As shown in Figures 2 and 3, a lever 200 having a generally hollow, elongated cylindrical shape is mounted concentrically about the shaft 144. A bearing 202 is mounted in one end of the lever 200, preferably by a snap fit, to rotatably mount the shaft 144 within the lever 200. The opposite end of the lever 200 has an outwardly extending flange 204 with an internal bore 206 which receives a spring-biased plunger.

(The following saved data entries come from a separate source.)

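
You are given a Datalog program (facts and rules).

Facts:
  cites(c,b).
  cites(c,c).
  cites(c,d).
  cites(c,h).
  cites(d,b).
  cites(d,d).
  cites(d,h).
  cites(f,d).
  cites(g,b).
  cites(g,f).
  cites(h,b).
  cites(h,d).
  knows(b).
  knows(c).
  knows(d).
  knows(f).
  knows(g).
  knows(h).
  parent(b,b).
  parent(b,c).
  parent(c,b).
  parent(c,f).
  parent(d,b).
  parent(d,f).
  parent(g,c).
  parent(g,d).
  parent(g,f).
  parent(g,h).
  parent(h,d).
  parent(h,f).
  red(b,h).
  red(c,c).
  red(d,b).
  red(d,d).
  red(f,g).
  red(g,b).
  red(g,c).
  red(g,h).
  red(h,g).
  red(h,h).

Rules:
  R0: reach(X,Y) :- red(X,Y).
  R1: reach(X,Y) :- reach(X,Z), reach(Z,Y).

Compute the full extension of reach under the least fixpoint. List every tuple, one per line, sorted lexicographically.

reach(b,b)
reach(b,c)
reach(b,g)
reach(b,h)
reach(c,c)
reach(d,b)
reach(d,c)
reach(d,d)
reach(d,g)
reach(d,h)
reach(f,b)
reach(f,c)
reach(f,g)
reach(f,h)
reach(g,b)
reach(g,c)
reach(g,g)
reach(g,h)
reach(h,b)
reach(h,c)
reach(h,g)
reach(h,h)

round 1: derive reach(b,h) via R0 from red(b,h)
round 1: derive reach(c,c) via R0 from red(c,c)
round 1: derive reach(d,b) via R0 from red(d,b)
round 1: derive reach(d,d) via R0 from red(d,d)
round 1: derive reach(f,g) via R0 from red(f,g)
round 1: derive reach(g,b) via R0 from red(g,b)
round 1: derive reach(g,c) via R0 from red(g,c)
round 1: derive reach(g,h) via R0 from red(g,h)
round 1: derive reach(h,g) via R0 from red(h,g)
round 1: derive reach(h,h) via R0 from red(h,h)
round 2: derive reach(b,g) via R1 from reach(b,h), reach(h,g)
round 2: derive reach(d,h) via R1 from reach(d,b), reach(b,h)
round 2: derive reach(f,b) via R1 from reach(f,g), reach(g,b)
round 2: derive reach(f,c) via R1 from reach(f,g), reach(g,c)
round 2: derive reach(f,h) via R1 from reach(f,g), reach(g,h)
round 2: derive reach(g,g) via R1 from reach(g,h), reach(h,g)
round 2: derive reach(h,b) via R1 from reach(h,g), reach(g,b)
round 2: derive reach(h,c) via R1 from reach(h,g), reach(g,c)
round 3: derive reach(b,b) via R1 from reach(b,g), reach(g,b)
round 3: derive reach(b,c) via R1 from reach(b,g), reach(g,c)
round 3: derive reach(d,c) via R1 from reach(d,h), reach(h,c)
round 3: derive reach(d,g) via R1 from reach(d,b), reach(b,g)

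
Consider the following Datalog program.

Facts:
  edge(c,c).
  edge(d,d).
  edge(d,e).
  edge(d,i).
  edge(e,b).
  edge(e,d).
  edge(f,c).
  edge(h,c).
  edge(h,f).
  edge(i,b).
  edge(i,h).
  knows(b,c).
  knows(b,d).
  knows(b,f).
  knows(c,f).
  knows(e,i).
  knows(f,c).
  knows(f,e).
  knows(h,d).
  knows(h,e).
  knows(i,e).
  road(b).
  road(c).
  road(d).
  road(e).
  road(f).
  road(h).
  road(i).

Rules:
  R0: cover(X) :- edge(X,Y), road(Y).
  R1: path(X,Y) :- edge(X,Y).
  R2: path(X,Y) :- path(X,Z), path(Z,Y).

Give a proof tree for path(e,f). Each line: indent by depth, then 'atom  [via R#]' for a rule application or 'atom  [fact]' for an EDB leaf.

path(e,f)  [via R2]
  path(e,i)  [via R2]
    path(e,d)  [via R1]
      edge(e,d)  [fact]
    path(d,i)  [via R1]
      edge(d,i)  [fact]
  path(i,f)  [via R2]
    path(i,h)  [via R1]
      edge(i,h)  [fact]
    path(h,f)  [via R1]
      edge(h,f)  [fact]

round 1: derive path(c,c) via R1 from edge(c,c)
round 1: derive path(d,d) via R1 from edge(d,d)
round 1: derive path(d,e) via R1 from edge(d,e)
round 1: derive path(d,i) via R1 from edge(d,i)
round 1: derive path(e,b) via R1 from edge(e,b)
round 1: derive path(e,d) via R1 from edge(e,d)
round 1: derive path(f,c) via R1 from edge(f,c)
round 1: derive path(h,c) via R1 from edge(h,c)
round 1: derive path(h,f) via R1 from edge(h,f)
round 1: derive path(i,b) via R1 from edge(i,b)
round 1: derive path(i,h) via R1 from edge(i,h)
round 2: derive path(d,b) via R2 from path(d,e), path(e,b)
round 2: derive path(d,h) via R2 from path(d,i), path(i,h)
round 2: derive path(e,e) via R2 from path(e,d), path(d,e)
round 2: derive path(e,i) via R2 from path(e,d), path(d,i)
round 2: derive path(i,c) via R2 from path(i,h), path(h,c)
round 2: derive path(i,f) via R2 from path(i,h), path(h,f)
round 3: derive path(d,c) via R2 from path(d,h), path(h,c)
round 3: derive path(d,f) via R2 from path(d,h), path(h,f)
round 3: derive path(e,c) via R2 from path(e,i), path(i,c)
round 3: derive path(e,f) via R2 from path(e,i), path(i,f)
round 3: derive path(e,h) via R2 from path(e,d), path(d,h)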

Finally, to complete the steering column stalk switch apparatus 10, an outer washer paddle housing 210 having a generally cylindrical shape with a larger diameter first end 212, and a side wall which tapers to a smaller diameter, opposed second end 214, is rotatably disposed over the lever 200. The housing 210 receives a bearing 216 in the first end 212 through which the shaft 144 rotatably extends. The second end 214 of the housing 210 rotatably rests on the exterior surface of the lever 200. A plurality of radially extending, circumferentially spaced projections 218 are formed on the exterior surface of the housing 210 for mounting a rubber boot around the switch assembly thereto in a conventional manner. A paddle arm 220 is integrally formed with and extends radially outward from the first end 212 of the housing 210 to provide a convenient gripping surface for rotating the housing 210.

In summary, there has been disclosed a unique steering column mounted stalk switch apparatus which has a simplified construction over previously devised stalk switches. The present stalk switch apparatus presents a positive tactile feel and smooth movement of the various sliding members and movable button between various positions. Furthermore, the stalk switch apparatus is designed to positively prevent any sticking of the sliding member in the temporary resume set speed position of a vehicle cruise control device. There has also been disclosed a unique method of manufacturing a steering

column mounted stalk switch apparatus which provides a simplified construction over previously devised methods of manufacturing stalk switches. The present method provides a stalk switch apparatus which presents a positive tactile feel and smooth movement of the various sliding member and movable button between various positions.